A força do Renascimento Negro de Harlem (EUA) continuado pela Negritude (França) que gera o pan-africanismo, é disso prova. A poesia de Langston Huges, Jean Toomer ou Claud Mckay a par do Swing que vibrava o subúrbio nova-iorquino dos anos 20/30 do século passado são disso prova.

Moçambique não é alheio a essa realidade. Quando nos referimos aos anos 50, 60, 70 estamos a falar da estilização da marrabenta, de uma literatura consciente do seu momento (contexto) e missão histórica. É ainda nessa altura que o continente desperta para a necessidade de acabar com o colonialismo a qualquer custo.

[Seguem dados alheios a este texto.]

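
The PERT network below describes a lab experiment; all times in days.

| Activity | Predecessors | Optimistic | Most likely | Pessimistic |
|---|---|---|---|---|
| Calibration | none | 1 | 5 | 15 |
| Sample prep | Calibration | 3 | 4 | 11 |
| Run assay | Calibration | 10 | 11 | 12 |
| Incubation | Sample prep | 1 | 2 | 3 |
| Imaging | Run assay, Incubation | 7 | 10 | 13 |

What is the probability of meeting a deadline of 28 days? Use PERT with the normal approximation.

0.652

te_Calibration = (1 + 4·5 + 15)/6 = 36/6 = 6; σ²_Calibration = ((15−1)/6)² = 5.444
te_Sample prep = (3 + 4·4 + 11)/6 = 30/6 = 5; σ²_Sample prep = ((11−3)/6)² = 1.778
te_Run assay = (10 + 4·11 + 12)/6 = 66/6 = 11; σ²_Run assay = ((12−10)/6)² = 0.111
te_Incubation = (1 + 4·2 + 3)/6 = 12/6 = 2; σ²_Incubation = ((3−1)/6)² = 0.111
te_Imaging = (7 + 4·10 + 13)/6 = 60/6 = 10; σ²_Imaging = ((13−7)/6)² = 1.000

Forward pass:
ES_Calibration = 0; EF_Calibration = 6
ES_Sample prep = 6; EF_Sample prep = 6+5 = 11
ES_Run assay = 6; EF_Run assay = 6+11 = 17
ES_Incubation = 11; EF_Incubation = 11+2 = 13
ES_Imaging = max(EF_Run assay=17, EF_Incubation=13) = 17; EF_Imaging = 17+10 = 27
Expected project duration μ = 27 days. Critical path: Calibration → Run assay → Imaging.

Variance along critical path = 5.444 + 0.111 + 1.000 = 6.556; σ = √6.556 = 2.560 days.
Z = (28 − 27) / 2.560 = 0.391
P(T ≤ 28) = Φ(0.391) ≈ 0.652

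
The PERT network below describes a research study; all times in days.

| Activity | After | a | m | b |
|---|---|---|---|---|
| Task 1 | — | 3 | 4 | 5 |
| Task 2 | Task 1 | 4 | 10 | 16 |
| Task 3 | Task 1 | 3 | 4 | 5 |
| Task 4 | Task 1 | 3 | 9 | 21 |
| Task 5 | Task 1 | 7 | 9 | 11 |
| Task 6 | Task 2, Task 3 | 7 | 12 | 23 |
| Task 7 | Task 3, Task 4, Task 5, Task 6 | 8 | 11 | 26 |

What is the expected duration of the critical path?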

Como já tínhamos escrito na semana passada, Malangatana que surge e se notabiliza nesse período, representa uma ruptura. Este resignifica o pictórico moderno ocidental que se tornava dominante em Moçambique ao introduzir uma nova linguagem, seguida por outros artistas negros moçambicanos.

É neste contexto que entra em cena Shikani, escultor que frequentou o curso de escultura no Núcleo de Arte. Na sequência emerge Chissano a esculpir madeira e a expor o seu trabalho colectivamente e individualmente.

De acordo com a historiadora Alda Costa, no livro “Arte e Artistas em Moçambique diferentes gerações e modernidades”, em 1966 Chissano expunha no Salão de Arte Moderna em Maputo, numa altura em que o artista Jorge Nhaca, que ficou conhecido por recorrer a técnica de pirogravura.

Enquanto Malangatana assume protagonismo na pintura, Chissano toma essa posição na escultura, sendo inclusive premiado. Chissano realizou uma exposição individual no Salão da Coop, espaço que, conforme Alda Costa, desde a inauguração privilegiou a arte dos moçambicanos.

As obras de Chissano são aclamadas pela crítica da época, que as descreve como complexas e transportadoras do que via e sentia. Ainda iremos dedicar um artigo especial para Chissano.

Na mesma época, Inácio Matsinhe, Zito Craveirinha, José Caveirinha Júnior, João Caveirinha, então estudantes da Escola Industrial, igualmente abraçam as artes, nas associações que surgiam na cidade de Maputo.

Roberto Chichoro, segundo Alda Costa, outro estudante da Escola Industrial, realizou a sua primeira exposição em 1965. Hão de ter alimentado este momento o Núcleo de Arte, o Salão de Arte Moderna, entre outros espaços.

Em 1970, a Galeria da Coop volta a acolher Chissano para uma exposição, mas desta vez com dois discípulos, Adriano Mazive e Mundau Oblino. Seguiram-se os escultores e pintores Paulo Come, Naftal Langa, Inácio Matsinhe, Samate Mlungo Machava, Mankew Mahumana, Fernando Machiana, Zabela (como era tratada Isabel Martins), Noel Langa, entre outros.

As décadas 50, 60 e 70, estão ainda marcadas pelo aparecimento de artistas mestiços no nosso panorama. O historiador António Sopa, no seu artigo contextualizador, intitulado Artes Plásticas em Moçambique – Um percurso de 100 anos, aponta que Luís Polanah, mestiço que começou a pintar na década 40, reflecte já novas técnicas e correntes artísticas.

Sopa acredita que a actividade de dirigente da Associação Africana de Lourenço Marques terá influenciado a pintura de Luís Polanah que, em 1959, foi estudar Belas-Artes em Portugal.

Bertina Lopes encarada como mãe da Arte Moderna moçambicana, na óptica do historiador, é outro exemplo da entrada de mestiços na cena artística moçambicana. O contributo da pintora e poeta passa pela introdução de novos valores e estéticas na cena nacional, tendo influenciado inclusive Malangatana. Bem integrada na sociedade colonial e casada com o jornalista e poeta Virgílio de Lemos, Bertina circulou literalmente os dois mundos (colonos vs colonizados).